Suffolk Free Press angling correspondent Roger Fleming reflects on the last month by looking at a creature that is certainly not a fisherman’s friend.
THERE have been some concerns about the lack of eels in our waters. Well, I have one good reason for that: otters!
In one of our local lakes an otter has surfaced twice with a large eel in its mouth. Eels are one of otters’ favourite foods.
This lake is about two miles from the River Colne and to get there it, or they, must have travelled up tiny streams, passing through an even larger lake, and the connecting stream, to the lake in question.
I shudder to think of the specimen fish that have been eaten by these otters. On the bank of the Stour at Henny I’ve seen large fish skeletons, along with scales and otter droppings, known as spraints.
One swam under my rod while I was fishing the Stour at Nayland and another one calmly slipped into a lake from the far bank when I was at a lake at Assington – to get there it must have travelled about three miles from the River Stour.
Perhaps they’ve eaten all the eels in the rivers and are now searching for their favourite food in the lakes, and I’m not the only person who has had otters surface near them. This has happened at Liston Mill and Henny, according to fellow anglers.
Another problem for anglers are the spread of signal crayfish. If dead baiting for pike, one can have run after run and if you leave it long enough before striking, up comes a crayfish hanging on to your smelt, sprat or mackerel dead bait.
I finished off the river season with some good pike fishing but didn’t have much luck general fishing.
I went to one of my favourite end of season swims downstream from the Rookery in Bures.
The first trip I fished for about three hours without a bite, then I had one small chub which is unusual as I can at least expect some nuisance small perch on maggots.
The second time I had a chub of about a pound-and-a-half on my first cast. I was using a small feeder packed with maggots and casters fished off a quiver tip.
A short time later I had another one, so I thought I was in for a good session as the swim in question often attracts large bream.

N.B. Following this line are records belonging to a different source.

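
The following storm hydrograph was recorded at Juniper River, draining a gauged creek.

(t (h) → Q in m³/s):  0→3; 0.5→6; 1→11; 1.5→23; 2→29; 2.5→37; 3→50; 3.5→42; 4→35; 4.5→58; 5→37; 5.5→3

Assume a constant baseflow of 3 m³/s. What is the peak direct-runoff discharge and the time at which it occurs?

Q_p = 55.0 m³/s at t = 4.5 h

Subtracting baseflow gives direct-runoff ordinates: 0.0, 3.0, 8.0, 20.0, 26.0, 34.0, 47.0, 39.0, 32.0, 55.0, 34.0, 0.0 m³/s.
The maximum is 55.0 m³/s, occurring at the reading for t = 4.5 h.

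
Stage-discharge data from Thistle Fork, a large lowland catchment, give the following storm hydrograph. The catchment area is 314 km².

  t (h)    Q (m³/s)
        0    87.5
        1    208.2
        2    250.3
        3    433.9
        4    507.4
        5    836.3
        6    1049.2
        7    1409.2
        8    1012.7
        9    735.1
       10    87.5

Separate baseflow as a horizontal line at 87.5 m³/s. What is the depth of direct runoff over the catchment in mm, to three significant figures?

Direct runoff: 0.0, 120.7, 162.8, 346.4, 419.9, 748.8, 961.7, 1321.7, 925.2, 647.6, 0.0 m³/s; ΣQ_DR = 5655 m³/s.
V = ΣQ_DR · Δt = 5655 × 3600 s = 2.036 × 10^7 m³.
Over A = 314 km², depth = V / A = 64.8 mm.

d ≈ 64.8 mm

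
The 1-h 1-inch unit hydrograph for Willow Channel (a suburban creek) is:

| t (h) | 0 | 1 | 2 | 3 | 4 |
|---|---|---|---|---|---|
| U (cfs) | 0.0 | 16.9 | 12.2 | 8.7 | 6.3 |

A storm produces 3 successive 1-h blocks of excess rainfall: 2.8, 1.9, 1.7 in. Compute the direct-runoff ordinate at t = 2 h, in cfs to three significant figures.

By discrete convolution, Q_j = Σ (P_i / 1 in) · U_{j−i}.
At t = 2 h (j=2): Q = (2.8/1)·12.2 + (1.9/1)·16.9 + (1.7/1)·0.0 = 66.3 cfs.

Q ≈ 66.3 cfs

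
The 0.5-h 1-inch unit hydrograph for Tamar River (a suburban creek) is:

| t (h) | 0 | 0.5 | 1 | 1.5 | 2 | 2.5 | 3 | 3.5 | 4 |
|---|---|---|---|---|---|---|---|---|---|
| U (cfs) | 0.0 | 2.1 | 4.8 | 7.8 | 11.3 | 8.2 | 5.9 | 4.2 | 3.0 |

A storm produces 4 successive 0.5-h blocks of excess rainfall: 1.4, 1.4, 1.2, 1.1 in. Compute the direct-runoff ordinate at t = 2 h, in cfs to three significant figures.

By discrete convolution, Q_j = Σ (P_i / 1 in) · U_{j−i}.
At t = 2 h (j=4): Q = (1.4/1)·11.3 + (1.4/1)·7.8 + (1.2/1)·4.8 + (1.1/1)·2.1 = 34.8 cfs.

Q ≈ 34.8 cfs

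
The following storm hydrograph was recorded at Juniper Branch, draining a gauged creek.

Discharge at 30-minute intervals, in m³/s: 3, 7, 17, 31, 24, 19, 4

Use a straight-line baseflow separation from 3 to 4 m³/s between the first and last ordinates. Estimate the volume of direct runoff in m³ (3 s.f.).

V ≈ 1.45 × 10^5 m³

Direct-runoff ordinates (Q − Q_b): 0.00, 3.83, 13.67, 27.50, 20.33, 15.17, 0.00 m³/s.
ΣQ_DR = 80.50 m³/s.
With Δt = 0.5 h = 1800 s, V = ΣQ_DR · Δt = 80.50 × 1800 = 1.45 × 10^5 m³.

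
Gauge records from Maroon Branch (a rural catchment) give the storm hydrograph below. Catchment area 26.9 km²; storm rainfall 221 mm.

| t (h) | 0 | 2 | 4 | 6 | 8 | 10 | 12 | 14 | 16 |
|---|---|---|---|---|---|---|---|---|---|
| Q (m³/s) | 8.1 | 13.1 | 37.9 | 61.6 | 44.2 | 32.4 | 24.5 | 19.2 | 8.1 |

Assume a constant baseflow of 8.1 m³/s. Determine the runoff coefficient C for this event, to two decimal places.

C ≈ 0.21

ΣQ_DR = 176.2 m³/s; V = ΣQ_DR·Δt = 1.269 × 10^6 m³.
Runoff depth d = V / A = 47.16 mm.
C = d / P = 47.16 / 221 = 0.21.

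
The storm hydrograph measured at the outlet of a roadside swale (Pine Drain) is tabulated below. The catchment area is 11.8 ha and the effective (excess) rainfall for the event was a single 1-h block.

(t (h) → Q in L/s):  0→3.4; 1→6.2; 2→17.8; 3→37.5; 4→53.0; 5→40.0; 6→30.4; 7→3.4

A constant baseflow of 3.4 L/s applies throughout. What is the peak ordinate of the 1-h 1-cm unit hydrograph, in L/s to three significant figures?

Direct runoff: 0.0, 2.8, 14.4, 34.1, 49.6, 36.6, 27.0, 0.0 L/s; ΣQ_DR = 164.5 L/s, peak = 49.6 L/s.
Runoff depth d = ΣQ_DR·Δt / A = 164.5 × 3600 / (11.8 ha) = 5.019 mm.
The 1-cm UH is the DRH scaled by (10 mm)/d, so U_p = 49.6 × 10/5.019 = 98.8 L/s.

U_p ≈ 98.8 L/s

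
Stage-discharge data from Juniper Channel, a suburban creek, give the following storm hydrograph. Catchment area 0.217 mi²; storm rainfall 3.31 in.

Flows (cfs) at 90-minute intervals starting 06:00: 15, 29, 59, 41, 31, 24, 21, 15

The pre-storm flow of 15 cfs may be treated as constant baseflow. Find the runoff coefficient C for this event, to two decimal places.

C ≈ 0.37

ΣQ_DR = 115.0 cfs; V = ΣQ_DR·Δt = 6.210 × 10^5 ft³.
Runoff depth d = V / A = 1.232 in.
C = d / P = 1.232 / 3.31 = 0.37.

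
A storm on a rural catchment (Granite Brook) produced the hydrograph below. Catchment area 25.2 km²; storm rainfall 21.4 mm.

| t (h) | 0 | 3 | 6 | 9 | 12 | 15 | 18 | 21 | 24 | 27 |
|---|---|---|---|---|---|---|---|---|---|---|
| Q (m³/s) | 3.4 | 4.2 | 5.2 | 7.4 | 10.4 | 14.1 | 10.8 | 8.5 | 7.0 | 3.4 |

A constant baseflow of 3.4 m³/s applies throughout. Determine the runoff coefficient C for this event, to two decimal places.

ΣQ_DR = 40.40 m³/s; V = ΣQ_DR·Δt = 4.363 × 10^5 m³.
Runoff depth d = V / A = 17.31 mm.
C = d / P = 17.31 / 21.4 = 0.81.

C ≈ 0.81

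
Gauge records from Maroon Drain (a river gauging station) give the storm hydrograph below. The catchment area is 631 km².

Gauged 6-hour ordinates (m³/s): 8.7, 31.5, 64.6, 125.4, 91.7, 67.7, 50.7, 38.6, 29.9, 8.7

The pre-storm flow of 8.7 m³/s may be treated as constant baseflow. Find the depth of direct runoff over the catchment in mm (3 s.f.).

d ≈ 14.7 mm

Direct runoff: 0.0, 22.8, 55.9, 116.7, 83.0, 59.0, 42.0, 29.9, 21.2, 0.0 m³/s; ΣQ_DR = 430.5 m³/s.
V = ΣQ_DR · Δt = 430.5 × 21600 s = 9.299 × 10^6 m³.
Over A = 631 km², depth = V / A = 14.7 mm.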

However, it went dead, and all I got was a few little twitches on my tip then a very slow short pull. I’d seen that before elsewhere and when I brought in my end tackle sure enough the maggots were squashed and torn.
The signal crayfish had moved in and they were on to the bait each time I cast out so I packed up fishing. I could have beaten them by trotting a float but I wasn’t in the mood for changing my tactics by then.
I’ve not seen crayfish that far down the river before, only upstream at Henny, Sudbury, Long Melford and Glemsford.
The London Anglers Association have told me they are not increasing their membership fees this year. They have lakes at Bures and Glemsford and long stretches of the Stour in our area.
I usually have a few sessions at Bures Lake during the river close season as there are some nice size rudd to be had on the float or pole, and there’s also the chance of catching an early tench.
To get an annual permit ring LAA HQ on 0208 520 7477. There are no day tickets available for the LAA’s Bures and Glemsford lakes.